In un contesto di questo tipo, noi di Axioma, che dal 1979 sviluppiamo software per le aziende, e sedApta, gruppo internazionale che ha maturato oltre 25 anni di esperienza in ambito Manufacturing IT, abbiamo stretto un rapporto di partnership per offrire alle aziende un’ampia gamma di soluzioni di smart manufacturing.

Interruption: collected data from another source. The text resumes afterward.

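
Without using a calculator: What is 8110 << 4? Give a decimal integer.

8110 = 00001111110101110
shift left by 4 → 11111101011100000 = 129760
(equivalently, 8110 × 2^4 = 8110 × 16)

129760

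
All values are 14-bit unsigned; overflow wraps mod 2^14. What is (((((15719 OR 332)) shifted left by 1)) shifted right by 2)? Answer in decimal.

15719 = 11110101100111
332 = 00000101001100
→ OR → 11110101101111 = 15727
→ shifted left by 1 (mod 2^14) → 11101011011110 = 15070
→ shifted right by 2 → 00111010110111 = 3767

3767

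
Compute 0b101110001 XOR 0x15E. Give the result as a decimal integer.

47

a = 101110001
0x15E = 101011110
XOR → 000101111 = 47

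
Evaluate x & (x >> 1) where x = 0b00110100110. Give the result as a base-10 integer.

130

x = 110100110 = 422
x>>1 = 011010011
AND  = 010000010 = 130
(x & (x >> 1) has a 1 wherever x has two consecutive 1 bits.)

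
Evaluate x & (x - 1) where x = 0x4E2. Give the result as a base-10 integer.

x = 10011100010 = 1250
x - 1 = 10011100001
AND   = 10011100000 = 1248
(x & (x - 1) clears the lowest set bit of x.)

1248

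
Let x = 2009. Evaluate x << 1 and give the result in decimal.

4018

2009 = 011111011001
shift left by 1 → 111110110010 = 4018
(equivalently, 2009 × 2^1 = 2009 × 2)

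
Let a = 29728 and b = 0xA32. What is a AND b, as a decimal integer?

29728 = 111010000100000
0xA32 = 000101000110010
AND → 000000000100000 = 32

32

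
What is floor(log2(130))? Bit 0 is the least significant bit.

130 = 10000010
The topmost 1 is at position 7 (since 2^7 = 128 ≤ 130 < 256).

7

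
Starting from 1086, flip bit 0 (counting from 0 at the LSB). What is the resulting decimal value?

1087

x = 10000111110
bit 0 is currently 0; toggle it via x ^ (1 << 0) = x ^ 1
→ 10000111111 = 1087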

La suite sedApta, che nasce da oltre 30 anni di esperienza industriale dei prodotti Nicim, è stata sviluppata come un insieme integrato di moduli che operano sinergicamente al fine di ottimizzare i processi lungo l’intera supply chain. La soluzione permette quindi di raccogliere dati in modo da eseguire accurate pianificazioni strategiche e schedulare gli ordini di produzione in base alla disponibilità di risorse all’interno della fabbrica stessa. Più nello specifico, utilizzando la suite sedApta sarà possibile eseguire analisi, modellazioni e orchestrare i processi aziendali mantenendo il controllo dei risultati durante l’esecuzione e ottenendo riscontri in tempo reale. In ottica di analisi strategica di business, risultano particolarmente interessanti le simulazioni multiscenario, le analisi what if e la possibilità di sfruttare algoritmi e KPI configurabili.

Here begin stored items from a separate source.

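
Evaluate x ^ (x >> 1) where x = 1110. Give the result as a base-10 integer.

1661

x = 10001010110 = 1110
x>>1 = 01000101011
XOR  = 11001111101 = 1661
(x ^ (x >> 1) gives the standard binary-reflected Gray code of x.)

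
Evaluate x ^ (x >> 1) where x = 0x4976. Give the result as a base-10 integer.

28109

x = 100100101110110 = 18806
x>>1 = 010010010111011
XOR  = 110110111001101 = 28109
(x ^ (x >> 1) gives the standard binary-reflected Gray code of x.)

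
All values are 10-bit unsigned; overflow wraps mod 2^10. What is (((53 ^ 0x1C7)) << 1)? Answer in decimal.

996

53 = 0000110101
0x1C7 = 0111000111
→ ^ → 0111110010 = 498
→ << 1 (mod 2^10) → 1111100100 = 996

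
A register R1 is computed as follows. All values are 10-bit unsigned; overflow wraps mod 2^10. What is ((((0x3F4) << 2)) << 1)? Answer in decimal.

0x3F4 = 1111110100
→ << 2 (mod 2^10) → 1111010000 = 976
→ << 1 (mod 2^10) → 1110100000 = 928

928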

L’importanza strategica di direzionare gli investimenti del settore industriale verso queste tecnologie non è sfuggita neanche al governo italiano, infatti come indicato da Il Sole 24 Ore: “La transizione dell’Italia alla manifattura digitale, stima il governo, necessiterebbe di 10-15 miliardi di investimenti aggiuntivi all’anno. Come premio l’inversione di indici di produttività che ci vedono in ritardo rispetto ai principali competitor, la creazione di 800mila posti di lavoro in cinque anni, l’aumento del valore
aggiunto del manifatturiero di quasi 40 miliardi in dieci anni. ”

SK-Palle

Su questi presupposti, nella Legge di Bilancio 2017 è stato prorogato il superammortamento 140 ed esteso anche ai software, fondamentali per completare il
passaggio da impresa tradizionale a smart factory. Questa agevolazione permette agli
imprenditori di continuare a beneficiare del bonus ammortamento al 140% per
investimenti in beni immateriali funzionali alla trasformazione tecnologica.
Gli investimenti saranno ammortizzabili negli anni per un importo pari al 140% del
loro valore.

Per capire i vantaggi di questo incentivo occorre presentare un esempio: si ipotizzi l’acquisto di una soluzione software per un importo di 10.000 Euro e si supponga di predisporre, per semplicità, un piano di ammortamento decennale a quote fisse.
In questo caso, la quota di ammortamento iscritta a bilancio annualmente sarà di 1.000 Euro. Applicando il superammortamento 140, la quota annuale salirebbe a 1.400 Euro.
Il vantaggio per l’impresa risiede nei 400 Euro di differenza, che comportano una variazione in diminuzione della base imponibile sulla quale vengono calcolate le imposte.